David is another example. In Psalm 32:1,2 he wrote:
“Blessed is he whose transgression is forgiven, whose sin is covered. Blessed is the man to whom the LORD does not impute iniquity.”
Paul quotes this in Romans 4 to prove justification by faith. David’s sins were forgiven, but the actual basis of that forgiveness was not temple sacrifice alone. It was the coming blood of Christ.
Hebrews 11 gives a whole list of Old Testament saints, Abel, Enoch, Noah, Abraham, Sarah, Isaac, Jacob, Joseph, Moses, Rahab, Gideon, Barak, Samson, Jephthah, David, Samuel, and the prophets. They lived before the cross, but they were accepted by faith. Hebrews 11:39,40 says:
“And all these, having obtained a good testimony through faith, did not receive the promise, God having provided something better for us, that they should not be made perfect apart from us.”
They were not made perfect apart from the work of Christ.
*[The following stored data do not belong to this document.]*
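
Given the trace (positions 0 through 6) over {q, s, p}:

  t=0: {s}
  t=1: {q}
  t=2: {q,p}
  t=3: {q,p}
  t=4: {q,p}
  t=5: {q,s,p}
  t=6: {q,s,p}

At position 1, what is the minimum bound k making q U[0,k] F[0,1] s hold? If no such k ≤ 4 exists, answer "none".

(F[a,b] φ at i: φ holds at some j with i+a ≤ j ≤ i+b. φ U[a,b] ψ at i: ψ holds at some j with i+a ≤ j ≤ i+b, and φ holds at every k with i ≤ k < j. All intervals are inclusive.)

3

Need earliest j ≥ 1 with F[0,1] s, and q at every k in [1,j-1].
  j=1: rhs fails.
  j=2: rhs fails.
  j=3: rhs fails.
  j=4: rhs holds; lhs holds on [1,3]. k = 3.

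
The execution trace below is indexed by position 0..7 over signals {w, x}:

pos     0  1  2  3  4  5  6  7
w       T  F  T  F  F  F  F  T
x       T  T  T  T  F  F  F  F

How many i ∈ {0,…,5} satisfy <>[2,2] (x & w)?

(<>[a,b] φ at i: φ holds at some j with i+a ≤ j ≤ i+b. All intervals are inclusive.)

1

Evaluate at each i in [0,5]:
  i=0: ✓ (witness j=2)
  i=1: ✗ (none in [3,3])
  i=2: ✗ (none in [4,4])
  i=3: ✗ (none in [5,5])
  i=4: ✗ (none in [6,6])
  i=5: ✗ (none in [7,7])
Positions where it holds: {0} → 1.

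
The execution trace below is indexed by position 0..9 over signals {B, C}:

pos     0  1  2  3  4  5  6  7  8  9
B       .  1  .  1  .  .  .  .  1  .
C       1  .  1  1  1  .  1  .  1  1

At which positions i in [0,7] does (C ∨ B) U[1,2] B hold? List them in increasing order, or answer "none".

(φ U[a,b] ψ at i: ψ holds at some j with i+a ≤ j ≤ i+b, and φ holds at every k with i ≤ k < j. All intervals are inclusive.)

Evaluate at each i in [0,7]:
  i=0: ✓ (rhs at j=1; lhs holds on [0,0])
  i=1: ✓ (rhs at j=3; lhs holds on [1,2])
  i=2: ✓ (rhs at j=3; lhs holds on [2,2])
  i=3: ✗ (no rhs in [4,5])
  i=4: ✗ (no rhs in [5,6])
  i=5: ✗ (no rhs in [6,7])
  i=6: ✗ (lhs fails at k=7 before rhs at j=8)
  i=7: ✗ (lhs fails at k=7 before rhs at j=8)

0, 1, 2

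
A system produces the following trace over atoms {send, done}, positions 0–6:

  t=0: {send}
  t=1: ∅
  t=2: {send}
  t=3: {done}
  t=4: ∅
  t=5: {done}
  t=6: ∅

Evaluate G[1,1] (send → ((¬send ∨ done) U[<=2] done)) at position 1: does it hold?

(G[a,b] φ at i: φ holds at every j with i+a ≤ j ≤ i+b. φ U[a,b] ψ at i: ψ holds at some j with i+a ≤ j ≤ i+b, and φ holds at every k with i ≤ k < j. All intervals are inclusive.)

Does not hold

Check (send → ((¬send ∨ done) U[<=2] done)) at every j in [2,2]:
  j=2: antecedent true; consequent fails → ✗
Fails at j=2 → formula fails.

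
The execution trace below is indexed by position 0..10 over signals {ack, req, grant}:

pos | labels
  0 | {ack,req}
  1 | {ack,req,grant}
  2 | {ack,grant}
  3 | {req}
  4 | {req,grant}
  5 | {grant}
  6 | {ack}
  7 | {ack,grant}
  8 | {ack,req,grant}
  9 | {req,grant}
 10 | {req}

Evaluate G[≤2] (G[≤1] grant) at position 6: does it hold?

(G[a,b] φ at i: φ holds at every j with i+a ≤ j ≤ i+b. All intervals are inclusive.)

Check G[≤1] grant at every j in [6,8]:
  j=6: fails at 6
  j=7: holds on [7,8]
  j=8: holds on [8,9]
Fails at j=6 → formula fails.

Does not hold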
Their salvation was tied to the same redemptive plan fulfilled in Jesus.
Therefore, the Old Testament saints were saved:
By grace, not by merit.
Through faith, not by perfect law keeping.
On the basis of Christ’s blood, not animal sacrifices.
Looking forward to the promised Redeemer, while we look back to the crucified and risen Lord.
The blood of Jesus is the only blood that ever truly removed sin. Animal sacrifices were shadows. The Law was a tutor. The prophets were witnesses. The promises pointed forward. But Jesus is the substance, the sacrifice, the Lamb, the Mediator, and the Redeemer of all faithful people in every age.